SIPROFIS reconhece ganhos, mas diz que ainda faltam pendências de muitos docentes por resolver (c/áudio)

Assomada, 23 Abr (Inforpress) – O presidente do Sindicato dos Professores da ilha de Santiago (SIPROFIS) reconheceu hoje que as reivindicações da classe docente vêm sendo atendidas pela tutela, mas afirma que ainda faltam pendências de muitos profissionais por resolver.

Abraão Borges, que falava em declarações à Inforpress no âmbito do Dia do Professor Cabo-verdiano, assinalado hoje, apontou a título de exemplo o subsídio por não redução da carga horária como um dos direitos adquiridos dos docentes e que não vinham sendo postos em prática.

Entretanto, avançou, a este propósito, que o Governo, através do secretário de Estado para a Educação, Amadeu Cruz, garantiu esta segunda-feira, 22, que todas as pendências desde 2010 vão ser resolvidas ao longo de 2019.

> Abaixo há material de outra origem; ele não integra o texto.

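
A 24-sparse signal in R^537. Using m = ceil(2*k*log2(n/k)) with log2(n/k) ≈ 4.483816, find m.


log2(n/k) = log2(537/24) ≈ 4.483816.
2*k*log2(n/k) ≈ 2*24*4.483816 = 215.223168.
m = ceil(215.223168) = 216.

216


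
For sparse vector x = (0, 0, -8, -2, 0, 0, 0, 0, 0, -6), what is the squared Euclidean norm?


Non-zero entries: [(2, -8), (3, -2), (9, -6)]
Squares: [64, 4, 36]
||x||_2^2 = sum = 104.

104


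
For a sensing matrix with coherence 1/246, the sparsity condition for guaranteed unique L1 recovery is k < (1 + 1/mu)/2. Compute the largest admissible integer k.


1/mu = 246.
1 + 1/mu = 247.
(1 + 1/mu)/2 = 123.5 is not an integer, so k_max = floor(123.5) = 123.

123


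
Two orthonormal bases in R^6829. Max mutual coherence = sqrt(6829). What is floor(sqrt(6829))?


82^2 = 6724 <= 6829 < 6889 = 83^2, so 82 <= sqrt(6829) < 83.
floor(sqrt(6829)) = 82.

82


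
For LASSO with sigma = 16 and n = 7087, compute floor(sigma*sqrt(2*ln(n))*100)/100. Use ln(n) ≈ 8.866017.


ln(7087) ≈ 8.866017.
2*ln(n) ≈ 17.732034.
sqrt(2*ln(n)) ≈ sqrt(17.732034) ≈ 4.210942.
lambda ≈ 16*4.210942 = 67.375072.
floor(lambda*100)/100 = 67.37.

67.37


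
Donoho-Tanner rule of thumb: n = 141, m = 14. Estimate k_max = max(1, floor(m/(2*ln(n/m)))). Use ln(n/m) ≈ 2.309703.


n/m = 141/14.
ln(n/m) ≈ 2.309703.
2*ln(n/m) ≈ 4.619406.
m/(2*ln(n/m)) ≈ 14/4.619406 ≈ 3.0307.
floor = 3.
k_max = max(1, 3) = 3.

3


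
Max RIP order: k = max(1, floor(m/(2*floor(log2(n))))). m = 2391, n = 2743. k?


floor(log2(2743)) = 11.
2*11 = 22.
m/(2*floor(log2(n))) = 2391/22 ≈ 108.6818.
floor = 108.
k = max(1, 108) = 108.

108


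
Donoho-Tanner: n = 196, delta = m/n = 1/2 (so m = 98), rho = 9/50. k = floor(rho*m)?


m = 1/2*196 = 98.
rho = 9/50.
rho*m = 9/50*98 = 17.64.
k = floor(17.64) = 17.

17


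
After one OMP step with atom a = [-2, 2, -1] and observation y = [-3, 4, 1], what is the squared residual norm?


a^T a = 9.
a^T y = 13.
coeff = 13/9 = 13/9.
||r||^2 = 65/9.

65/9


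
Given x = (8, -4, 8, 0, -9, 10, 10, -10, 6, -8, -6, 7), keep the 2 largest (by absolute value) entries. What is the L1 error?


Sorted |x_i| descending: [10, 10, 10, 9, 8, 8, 8, 7, 6, 6, 4, 0]
Keep top 2: [10, 10]
Tail entries: [10, 9, 8, 8, 8, 7, 6, 6, 4, 0]
L1 error = sum of tail = 66.

66


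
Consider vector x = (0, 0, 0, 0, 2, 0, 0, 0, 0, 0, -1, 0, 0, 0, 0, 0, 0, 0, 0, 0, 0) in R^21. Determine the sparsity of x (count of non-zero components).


Non-zero positions: [4, 10].
Sparsity = 2.

2


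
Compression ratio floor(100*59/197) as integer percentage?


100*m/n = 100*59/197 ≈ 29.9492.
floor = 29.

29


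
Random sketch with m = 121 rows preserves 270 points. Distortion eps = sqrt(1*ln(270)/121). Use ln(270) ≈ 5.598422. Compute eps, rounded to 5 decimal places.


ln(270) ≈ 5.598422.
1*ln(N)/m ≈ 1*5.598422/121 ≈ 0.04626795.
eps = sqrt(0.04626795) ≈ 0.2150999 ≈ 0.21510.

0.21510


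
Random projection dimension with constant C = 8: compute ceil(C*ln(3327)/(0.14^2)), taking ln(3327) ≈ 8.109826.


ln(3327) ≈ 8.109826.
eps^2 = 0.14^2 = 0.0196.
C*ln(N)/eps^2 ≈ 8*8.109826/0.0196 ≈ 3310.1331.
m = ceil(3310.1331) = 3311.

3311


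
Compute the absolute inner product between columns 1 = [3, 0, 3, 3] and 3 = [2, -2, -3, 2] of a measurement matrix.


Inner product: 3*2 + 0*-2 + 3*-3 + 3*2
Products: [6, 0, -9, 6]
Sum = 3.
|dot| = 3.

3


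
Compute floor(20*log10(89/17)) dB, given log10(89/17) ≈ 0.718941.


||x||/||e|| = 89/17.
log10(89/17) ≈ 0.718941.
20*log10(||x||/||e||) ≈ 20*0.718941 = 14.37882.
floor(14.37882) = 14.

14


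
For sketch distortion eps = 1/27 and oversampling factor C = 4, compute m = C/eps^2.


1/eps = 27.
(1/eps)^2 = 729.
m = 4*729 = 2916.

2916


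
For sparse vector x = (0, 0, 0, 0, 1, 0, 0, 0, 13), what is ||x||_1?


Non-zero entries: [(4, 1), (8, 13)]
Absolute values: [1, 13]
||x||_1 = sum = 14.

14


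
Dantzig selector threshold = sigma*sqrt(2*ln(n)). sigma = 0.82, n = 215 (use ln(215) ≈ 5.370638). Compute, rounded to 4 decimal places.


ln(215) ≈ 5.370638.
2*ln(n) ≈ 10.741276.
sqrt(2*ln(n)) ≈ sqrt(10.741276) ≈ 3.277389.
threshold ≈ 0.82*3.277389 = 2.68745898 ≈ 2.6875.

2.6875


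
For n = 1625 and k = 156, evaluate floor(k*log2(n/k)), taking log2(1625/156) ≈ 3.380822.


log2(n/k) = log2(1625/156) ≈ 3.380822.
k*log2(n/k) ≈ 156*3.380822 = 527.408232.
floor(527.408232) = 527.

527


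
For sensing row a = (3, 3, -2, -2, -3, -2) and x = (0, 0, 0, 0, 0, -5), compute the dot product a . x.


Non-zero terms: ['-2*-5']
Products: [10]
y = sum = 10.

10


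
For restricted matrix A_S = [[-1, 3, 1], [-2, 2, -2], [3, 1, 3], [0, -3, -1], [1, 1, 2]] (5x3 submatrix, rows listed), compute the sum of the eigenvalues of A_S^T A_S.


Sum of eigenvalues of A_S^T A_S = trace(A_S^T A_S) = sum of squared column norms of A_S.
A_S^T A_S diagonal: [15, 24, 19].
trace = 15 + 24 + 19 = 58.

58


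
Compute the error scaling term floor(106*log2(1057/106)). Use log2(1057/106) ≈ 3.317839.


log2(n/k) = log2(1057/106) ≈ 3.317839.
k*log2(n/k) ≈ 106*3.317839 = 351.690934.
floor(351.690934) = 351.

351


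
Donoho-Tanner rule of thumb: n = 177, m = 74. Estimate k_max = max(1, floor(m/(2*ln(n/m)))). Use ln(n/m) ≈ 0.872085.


n/m = 177/74.
ln(n/m) ≈ 0.872085.
2*ln(n/m) ≈ 1.74417.
m/(2*ln(n/m)) ≈ 74/1.74417 ≈ 42.4271.
floor = 42.
k_max = max(1, 42) = 42.

42


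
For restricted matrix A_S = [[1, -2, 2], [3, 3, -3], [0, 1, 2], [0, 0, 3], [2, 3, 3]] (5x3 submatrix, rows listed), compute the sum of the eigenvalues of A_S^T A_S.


Sum of eigenvalues of A_S^T A_S = trace(A_S^T A_S) = sum of squared column norms of A_S.
A_S^T A_S diagonal: [14, 23, 35].
trace = 14 + 23 + 35 = 72.

72


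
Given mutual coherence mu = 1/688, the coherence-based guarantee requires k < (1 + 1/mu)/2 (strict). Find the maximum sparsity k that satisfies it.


1/mu = 688.
1 + 1/mu = 689.
(1 + 1/mu)/2 = 344.5 is not an integer, so k_max = floor(344.5) = 344.

344


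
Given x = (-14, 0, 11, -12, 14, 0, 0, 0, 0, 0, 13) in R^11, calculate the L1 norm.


Non-zero entries: [(0, -14), (2, 11), (3, -12), (4, 14), (10, 13)]
Absolute values: [14, 11, 12, 14, 13]
||x||_1 = sum = 64.

64


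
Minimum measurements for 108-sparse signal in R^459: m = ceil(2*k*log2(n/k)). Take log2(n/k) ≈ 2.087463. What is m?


log2(n/k) = log2(459/108) ≈ 2.087463.
2*k*log2(n/k) ≈ 2*108*2.087463 = 450.892008.
m = ceil(450.892008) = 451.

451


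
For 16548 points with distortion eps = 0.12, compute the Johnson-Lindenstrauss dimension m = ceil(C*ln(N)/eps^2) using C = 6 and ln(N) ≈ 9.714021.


ln(16548) ≈ 9.714021.
eps^2 = 0.12^2 = 0.0144.
C*ln(N)/eps^2 ≈ 6*9.714021/0.0144 ≈ 4047.5087.
m = ceil(4047.5087) = 4048.

4048


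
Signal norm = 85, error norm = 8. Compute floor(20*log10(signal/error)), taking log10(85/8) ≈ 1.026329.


||x||/||e|| = 85/8.
log10(85/8) ≈ 1.026329.
20*log10(||x||/||e||) ≈ 20*1.026329 = 20.52658.
floor(20.52658) = 20.

20


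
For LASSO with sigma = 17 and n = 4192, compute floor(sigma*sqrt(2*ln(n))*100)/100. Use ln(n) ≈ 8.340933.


ln(4192) ≈ 8.340933.
2*ln(n) ≈ 16.681866.
sqrt(2*ln(n)) ≈ sqrt(16.681866) ≈ 4.084344.
lambda ≈ 17*4.084344 = 69.433848.
floor(lambda*100)/100 = 69.43.

69.43


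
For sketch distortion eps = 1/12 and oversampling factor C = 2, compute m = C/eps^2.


1/eps = 12.
(1/eps)^2 = 144.
m = 2*144 = 288.

288


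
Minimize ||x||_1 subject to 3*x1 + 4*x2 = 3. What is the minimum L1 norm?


Axis intercepts:
  x1 = 1, x2 = 0: L1 = 1
  x1 = 0, x2 = 3/4: L1 = 3/4
x* = (0, 3/4)
||x*||_1 = 3/4.

3/4


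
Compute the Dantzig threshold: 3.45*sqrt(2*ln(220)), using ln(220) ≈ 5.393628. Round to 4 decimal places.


ln(220) ≈ 5.393628.
2*ln(n) ≈ 10.787256.
sqrt(2*ln(n)) ≈ sqrt(10.787256) ≈ 3.284396.
threshold ≈ 3.45*3.284396 = 11.3311662 ≈ 11.3312.

11.3312


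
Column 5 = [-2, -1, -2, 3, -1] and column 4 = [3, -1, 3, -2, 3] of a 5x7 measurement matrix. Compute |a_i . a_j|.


Inner product: -2*3 + -1*-1 + -2*3 + 3*-2 + -1*3
Products: [-6, 1, -6, -6, -3]
Sum = -20.
|dot| = 20.

20


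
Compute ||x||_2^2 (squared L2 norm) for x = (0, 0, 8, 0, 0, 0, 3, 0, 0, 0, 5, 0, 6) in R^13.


Non-zero entries: [(2, 8), (6, 3), (10, 5), (12, 6)]
Squares: [64, 9, 25, 36]
||x||_2^2 = sum = 134.

134


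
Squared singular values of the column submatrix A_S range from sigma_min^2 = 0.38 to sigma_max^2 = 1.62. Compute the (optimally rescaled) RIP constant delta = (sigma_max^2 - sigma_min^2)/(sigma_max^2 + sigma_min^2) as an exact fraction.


lambda_max - lambda_min = 1.62 - 0.38 = 1.24.
lambda_max + lambda_min = 1.62 + 0.38 = 2.00.
delta = 1.24/2.00 = 124/200 = 31/50.

31/50


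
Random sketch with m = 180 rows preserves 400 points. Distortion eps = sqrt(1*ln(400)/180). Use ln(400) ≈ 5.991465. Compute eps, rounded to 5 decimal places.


ln(400) ≈ 5.991465.
1*ln(N)/m ≈ 1*5.991465/180 ≈ 0.03328592.
eps = sqrt(0.03328592) ≈ 0.1824443 ≈ 0.18244.

0.18244


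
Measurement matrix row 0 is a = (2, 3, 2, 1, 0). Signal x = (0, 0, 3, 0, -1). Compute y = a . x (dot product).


Non-zero terms: ['2*3', '0*-1']
Products: [6, 0]
y = sum = 6.

6


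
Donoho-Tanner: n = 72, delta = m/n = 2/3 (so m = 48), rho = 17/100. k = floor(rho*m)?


m = 2/3*72 = 48.
rho = 17/100.
rho*m = 17/100*48 = 8.16.
k = floor(8.16) = 8.

8


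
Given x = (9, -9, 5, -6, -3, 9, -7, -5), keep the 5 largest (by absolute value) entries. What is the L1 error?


Sorted |x_i| descending: [9, 9, 9, 7, 6, 5, 5, 3]
Keep top 5: [9, 9, 9, 7, 6]
Tail entries: [5, 5, 3]
L1 error = sum of tail = 13.

13


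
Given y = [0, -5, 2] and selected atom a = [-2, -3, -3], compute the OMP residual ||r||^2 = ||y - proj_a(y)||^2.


a^T a = 22.
a^T y = 9.
coeff = 9/22 = 9/22.
||r||^2 = 557/22.

557/22


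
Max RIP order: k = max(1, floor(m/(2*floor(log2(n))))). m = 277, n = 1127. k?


floor(log2(1127)) = 10.
2*10 = 20.
m/(2*floor(log2(n))) = 277/20 ≈ 13.85.
floor = 13.
k = max(1, 13) = 13.

13


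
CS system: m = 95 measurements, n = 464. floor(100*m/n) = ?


100*m/n = 100*95/464 ≈ 20.4741.
floor = 20.

20


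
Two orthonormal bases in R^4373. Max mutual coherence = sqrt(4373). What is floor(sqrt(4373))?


66^2 = 4356 <= 4373 < 4489 = 67^2, so 66 <= sqrt(4373) < 67.
floor(sqrt(4373)) = 66.

66


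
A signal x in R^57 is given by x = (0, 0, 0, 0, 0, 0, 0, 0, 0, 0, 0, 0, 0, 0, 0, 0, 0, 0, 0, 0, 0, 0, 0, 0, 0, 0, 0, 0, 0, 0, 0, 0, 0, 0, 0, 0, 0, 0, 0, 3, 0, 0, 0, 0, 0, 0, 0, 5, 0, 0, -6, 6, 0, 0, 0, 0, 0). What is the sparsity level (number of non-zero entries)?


Non-zero positions: [39, 47, 50, 51].
Sparsity = 4.

4


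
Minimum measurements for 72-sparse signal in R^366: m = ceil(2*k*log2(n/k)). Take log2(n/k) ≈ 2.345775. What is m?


log2(n/k) = log2(366/72) ≈ 2.345775.
2*k*log2(n/k) ≈ 2*72*2.345775 = 337.7916.
m = ceil(337.7916) = 338.

338


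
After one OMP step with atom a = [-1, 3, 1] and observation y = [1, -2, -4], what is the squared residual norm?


a^T a = 11.
a^T y = -11.
coeff = -11/11 = -1.
||r||^2 = 10.

10


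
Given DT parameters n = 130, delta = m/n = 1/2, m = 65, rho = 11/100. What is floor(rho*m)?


m = 1/2*130 = 65.
rho = 11/100.
rho*m = 11/100*65 = 7.15.
k = floor(7.15) = 7.

7


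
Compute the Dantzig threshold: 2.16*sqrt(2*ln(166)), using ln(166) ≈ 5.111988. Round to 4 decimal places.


ln(166) ≈ 5.111988.
2*ln(n) ≈ 10.223976.
sqrt(2*ln(n)) ≈ sqrt(10.223976) ≈ 3.197495.
threshold ≈ 2.16*3.197495 = 6.9065892 ≈ 6.9066.

6.9066


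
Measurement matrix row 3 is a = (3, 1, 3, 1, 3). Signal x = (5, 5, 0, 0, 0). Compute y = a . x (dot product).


Non-zero terms: ['3*5', '1*5']
Products: [15, 5]
y = sum = 20.

20


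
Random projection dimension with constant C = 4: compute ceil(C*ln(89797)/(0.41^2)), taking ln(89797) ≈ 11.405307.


ln(89797) ≈ 11.405307.
eps^2 = 0.41^2 = 0.1681.
C*ln(N)/eps^2 ≈ 4*11.405307/0.1681 ≈ 271.3934.
m = ceil(271.3934) = 272.

272


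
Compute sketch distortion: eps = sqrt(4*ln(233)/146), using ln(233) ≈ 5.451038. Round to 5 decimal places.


ln(233) ≈ 5.451038.
4*ln(N)/m ≈ 4*5.451038/146 ≈ 0.14934351.
eps = sqrt(0.14934351) ≈ 0.3864499 ≈ 0.38645.

0.38645


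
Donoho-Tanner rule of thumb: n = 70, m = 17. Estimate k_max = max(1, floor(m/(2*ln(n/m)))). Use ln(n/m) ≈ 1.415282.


n/m = 70/17.
ln(n/m) ≈ 1.415282.
2*ln(n/m) ≈ 2.830564.
m/(2*ln(n/m)) ≈ 17/2.830564 ≈ 6.0059.
floor = 6.
k_max = max(1, 6) = 6.

6


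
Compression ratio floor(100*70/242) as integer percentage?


100*m/n = 100*70/242 ≈ 28.9256.
floor = 28.

28


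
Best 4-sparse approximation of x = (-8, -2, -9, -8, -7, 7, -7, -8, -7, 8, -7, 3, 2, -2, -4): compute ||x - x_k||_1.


Sorted |x_i| descending: [9, 8, 8, 8, 8, 7, 7, 7, 7, 7, 4, 3, 2, 2, 2]
Keep top 4: [9, 8, 8, 8]
Tail entries: [8, 7, 7, 7, 7, 7, 4, 3, 2, 2, 2]
L1 error = sum of tail = 56.

56


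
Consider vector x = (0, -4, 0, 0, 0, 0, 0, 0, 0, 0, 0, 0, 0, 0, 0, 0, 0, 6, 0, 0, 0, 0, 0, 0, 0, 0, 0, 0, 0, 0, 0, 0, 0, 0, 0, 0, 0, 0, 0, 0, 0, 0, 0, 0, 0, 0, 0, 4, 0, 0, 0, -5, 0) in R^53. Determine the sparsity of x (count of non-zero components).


Non-zero positions: [1, 17, 47, 51].
Sparsity = 4.

4


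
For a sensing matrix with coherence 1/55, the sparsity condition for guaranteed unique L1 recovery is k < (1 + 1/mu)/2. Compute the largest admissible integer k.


1/mu = 55.
1 + 1/mu = 56.
(1 + 1/mu)/2 = 28 is an integer and the inequality is strict, so k_max = 28 - 1 = 27.

27


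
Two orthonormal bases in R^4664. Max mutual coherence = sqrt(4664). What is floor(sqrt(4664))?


68^2 = 4624 <= 4664 < 4761 = 69^2, so 68 <= sqrt(4664) < 69.
floor(sqrt(4664)) = 68.

68


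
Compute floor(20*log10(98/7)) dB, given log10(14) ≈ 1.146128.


||x||/||e|| = 98/7 = 14.
log10(14) ≈ 1.146128.
20*log10(||x||/||e||) ≈ 20*1.146128 = 22.92256.
floor(22.92256) = 22.

22


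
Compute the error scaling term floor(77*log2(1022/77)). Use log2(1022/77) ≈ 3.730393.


log2(n/k) = log2(1022/77) ≈ 3.730393.
k*log2(n/k) ≈ 77*3.730393 = 287.240261.
floor(287.240261) = 287.

287


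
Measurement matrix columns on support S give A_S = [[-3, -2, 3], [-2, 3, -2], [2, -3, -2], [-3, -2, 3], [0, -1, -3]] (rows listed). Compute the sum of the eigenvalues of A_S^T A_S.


Sum of eigenvalues of A_S^T A_S = trace(A_S^T A_S) = sum of squared column norms of A_S.
A_S^T A_S diagonal: [26, 27, 35].
trace = 26 + 27 + 35 = 88.

88


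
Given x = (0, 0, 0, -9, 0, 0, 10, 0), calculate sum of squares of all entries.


Non-zero entries: [(3, -9), (6, 10)]
Squares: [81, 100]
||x||_2^2 = sum = 181.

181


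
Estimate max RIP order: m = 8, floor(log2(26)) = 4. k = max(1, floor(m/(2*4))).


floor(log2(26)) = 4.
2*4 = 8.
m/(2*floor(log2(n))) = 8/8 ≈ 1.0.
floor = 1.
k = max(1, 1) = 1.

1


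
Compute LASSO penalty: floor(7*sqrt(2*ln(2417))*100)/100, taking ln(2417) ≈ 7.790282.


ln(2417) ≈ 7.790282.
2*ln(n) ≈ 15.580564.
sqrt(2*ln(n)) ≈ sqrt(15.580564) ≈ 3.947222.
lambda ≈ 7*3.947222 = 27.630554.
floor(lambda*100)/100 = 27.63.

27.63


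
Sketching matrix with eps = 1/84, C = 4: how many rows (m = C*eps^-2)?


1/eps = 84.
(1/eps)^2 = 7056.
m = 4*7056 = 28224.

28224


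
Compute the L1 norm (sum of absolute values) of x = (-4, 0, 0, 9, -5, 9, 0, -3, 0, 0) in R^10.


Non-zero entries: [(0, -4), (3, 9), (4, -5), (5, 9), (7, -3)]
Absolute values: [4, 9, 5, 9, 3]
||x||_1 = sum = 30.

30


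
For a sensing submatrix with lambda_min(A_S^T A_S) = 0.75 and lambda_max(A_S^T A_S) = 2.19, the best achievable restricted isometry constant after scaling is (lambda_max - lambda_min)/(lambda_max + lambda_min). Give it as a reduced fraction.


lambda_max - lambda_min = 2.19 - 0.75 = 1.44.
lambda_max + lambda_min = 2.19 + 0.75 = 2.94.
delta = 1.44/2.94 = 144/294 = 24/49.

24/49


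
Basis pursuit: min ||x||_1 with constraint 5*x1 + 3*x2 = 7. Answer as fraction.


Axis intercepts:
  x1 = 7/5, x2 = 0: L1 = 7/5
  x1 = 0, x2 = 7/3: L1 = 7/3
x* = (7/5, 0)
||x*||_1 = 7/5.

7/5


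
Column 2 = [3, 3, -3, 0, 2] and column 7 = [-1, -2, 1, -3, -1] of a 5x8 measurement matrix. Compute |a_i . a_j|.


Inner product: 3*-1 + 3*-2 + -3*1 + 0*-3 + 2*-1
Products: [-3, -6, -3, 0, -2]
Sum = -14.
|dot| = 14.

14


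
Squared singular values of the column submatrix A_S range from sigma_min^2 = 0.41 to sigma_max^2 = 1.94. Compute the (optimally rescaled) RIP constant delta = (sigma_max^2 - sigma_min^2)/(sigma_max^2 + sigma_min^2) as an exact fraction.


lambda_max - lambda_min = 1.94 - 0.41 = 1.53.
lambda_max + lambda_min = 1.94 + 0.41 = 2.35.
delta = 1.53/2.35 = 153/235.

153/235


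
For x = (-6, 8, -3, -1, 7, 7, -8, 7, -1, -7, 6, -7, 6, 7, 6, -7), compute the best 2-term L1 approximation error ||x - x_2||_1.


Sorted |x_i| descending: [8, 8, 7, 7, 7, 7, 7, 7, 7, 6, 6, 6, 6, 3, 1, 1]
Keep top 2: [8, 8]
Tail entries: [7, 7, 7, 7, 7, 7, 7, 6, 6, 6, 6, 3, 1, 1]
L1 error = sum of tail = 78.

78


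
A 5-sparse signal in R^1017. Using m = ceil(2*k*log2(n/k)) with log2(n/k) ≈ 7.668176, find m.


log2(n/k) = log2(1017/5) ≈ 7.668176.
2*k*log2(n/k) ≈ 2*5*7.668176 = 76.68176.
m = ceil(76.68176) = 77.

77


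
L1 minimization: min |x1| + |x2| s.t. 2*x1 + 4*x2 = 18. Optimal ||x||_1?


Axis intercepts:
  x1 = 9, x2 = 0: L1 = 9
  x1 = 0, x2 = 9/2: L1 = 9/2
x* = (0, 9/2)
||x*||_1 = 9/2.

9/2


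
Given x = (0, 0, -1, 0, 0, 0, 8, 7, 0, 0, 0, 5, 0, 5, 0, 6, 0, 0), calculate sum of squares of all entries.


Non-zero entries: [(2, -1), (6, 8), (7, 7), (11, 5), (13, 5), (15, 6)]
Squares: [1, 64, 49, 25, 25, 36]
||x||_2^2 = sum = 200.

200


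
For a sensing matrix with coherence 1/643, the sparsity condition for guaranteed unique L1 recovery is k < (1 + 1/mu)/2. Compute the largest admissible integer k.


1/mu = 643.
1 + 1/mu = 644.
(1 + 1/mu)/2 = 322 is an integer and the inequality is strict, so k_max = 322 - 1 = 321.

321


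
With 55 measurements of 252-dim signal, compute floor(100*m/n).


100*m/n = 100*55/252 ≈ 21.8254.
floor = 21.

21


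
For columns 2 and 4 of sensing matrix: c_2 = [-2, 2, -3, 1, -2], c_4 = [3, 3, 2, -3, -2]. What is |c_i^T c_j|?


Inner product: -2*3 + 2*3 + -3*2 + 1*-3 + -2*-2
Products: [-6, 6, -6, -3, 4]
Sum = -5.
|dot| = 5.

5


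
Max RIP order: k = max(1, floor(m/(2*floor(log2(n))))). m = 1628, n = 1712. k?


floor(log2(1712)) = 10.
2*10 = 20.
m/(2*floor(log2(n))) = 1628/20 ≈ 81.4.
floor = 81.
k = max(1, 81) = 81.

81


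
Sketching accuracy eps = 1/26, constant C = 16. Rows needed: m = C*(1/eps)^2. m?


1/eps = 26.
(1/eps)^2 = 676.
m = 16*676 = 10816.

10816


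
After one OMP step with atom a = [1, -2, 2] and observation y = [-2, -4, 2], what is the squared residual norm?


a^T a = 9.
a^T y = 10.
coeff = 10/9 = 10/9.
||r||^2 = 116/9.

116/9


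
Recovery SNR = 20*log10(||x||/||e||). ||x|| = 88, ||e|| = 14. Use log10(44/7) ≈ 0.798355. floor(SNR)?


||x||/||e|| = 88/14 = 44/7.
log10(44/7) ≈ 0.798355.
20*log10(||x||/||e||) ≈ 20*0.798355 = 15.9671.
floor(15.9671) = 15.

15


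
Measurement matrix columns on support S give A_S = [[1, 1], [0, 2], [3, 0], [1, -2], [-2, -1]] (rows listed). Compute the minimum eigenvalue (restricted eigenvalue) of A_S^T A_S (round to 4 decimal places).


A_S^T A_S = [[15, 1], [1, 10]].
trace = 25.
det = 149.
disc = trace^2 - 4*det = 625 - 4*149 = 29.
sqrt(29) ≈ 5.385165.
lam_min = (25 - sqrt(29))/2 ≈ (25 - 5.385165)/2 = 9.8074175 ≈ 9.8074.

9.8074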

Questionado sobre qual é o maior desafio dos professores actualmente em Cabo Verde, Abraão Borges respondeu que o “grande desafio” é a formação para as educadoras do ensino pré-escolar, que considerou de “alicerce” para se atingir a qualidade da educação no futuro.

Nesse sentido, e tendo em conta que hoje a nível do ensino básico e secundário para se entrar na carreira os professores têm que estar licenciados, defendeu a aposta na formação dessas educadoras de infância.

Na ocasião, avançou ainda que o sindicato já entregou os normativos que vão permitir que esta classe tenha o seu estatuto, tendo perspectivado “dias melhores”, segundo disse, “para que se possa ter de facto uma educação de qualidade que todos almejam”.

Para celebrar o Dia do Professor Cabo-verdiano a SIPROFIS promoveu esta segunda-feira em Assomada, Santa Catarina, uma conferência internacional sob o lema “A educação e o papel dos professores no alcance dos ODS 4”.

Para além desta conferência internacional que reuniu professores e delegados do Ministério da Educação (ME) de diferentes concelhos da ilha de Santiago, e dirigentes do Ministério da Educação, a SIPROFIS realiza hoje, uma aula magna sob o tema “Financiar o futuro: educação agora” a ser ministrada pelo primeiro-ministro, Ulisses Correia e Silva.

O Dia do Professor Cabo-verdiano, que coincide com o Dia Mundial do Livro, foi estabelecido em homenagem a Baltasar Lopes da Silva, um dos romancistas mais lidos do país com a obra Chiquinho de 1947, nascido a 23 de Abril de 1907, no Caleijão, ilha de São Nicolau.